Agregó que “la domesticación de la madera fue necesaria para que los juegos y la carpintería rústica sea segura para todas las edades. Armados de machetes y “pela palos” los fresnos y ligustros iban perdiendo rugosidad y ganando belleza y durabilidad.
Las decisiones se iban cocinando in situ, si bien estaba la idea de un juego grande para niños-la carreta-, mesas y bancos. Dónde, cómo, con qué materiales eran decisiones que se iban tomando entre todos y las variantes iban surgiendo de acuerdo a otros materiales imprevistos; un cuero de vaca, más ruedas de carro, etc.
Viendo los materiales que había y el avance de la obra, la bordeadora fue ganando al silencio y compitiendo con las motosierras, nos tiramos a armar un fogón con bancos fijos e iniciar la estructura de otro juego para niños: una “carpa india”, además de dos hamacas que quedaron colgadas del ligustro.
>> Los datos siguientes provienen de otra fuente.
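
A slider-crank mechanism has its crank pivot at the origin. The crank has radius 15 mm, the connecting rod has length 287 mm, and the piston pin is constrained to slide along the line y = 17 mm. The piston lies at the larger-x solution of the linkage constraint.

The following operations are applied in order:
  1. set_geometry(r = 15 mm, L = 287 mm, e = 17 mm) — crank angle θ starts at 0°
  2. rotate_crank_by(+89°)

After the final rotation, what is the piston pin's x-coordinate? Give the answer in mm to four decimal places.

287.2548

set_geometry: r = 15 mm, L = 287 mm, e = 17 mm; θ ← 0°
rotate_crank_by(+89°): θ ← 0° +89° = 89°
crank pin P = (r cos θ, r sin θ) = (0.261786, 14.997715)
h = r sin θ − e = 14.997715 − 17 = -2.002285
x = r cos θ + √(L² − h²) = 0.261786 + √(82369.0 − 4.0091) = 0.261786 + 286.993015 = 287.254801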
Nos cobijamos entre todos y disfrutamos de dos sabrosos almuerzos de la mano de Olga Belén compartido entre jóvenes y docentes del centro de formación, familias cooperarias y talleristas de La Barca. Redondeamos las jornadas con una ronda de reflexiones y sentires, ordenando herramientas, limpiando el lugar, llenos de energía y satisfechos por el cambio logrado”, concluyó el narrador.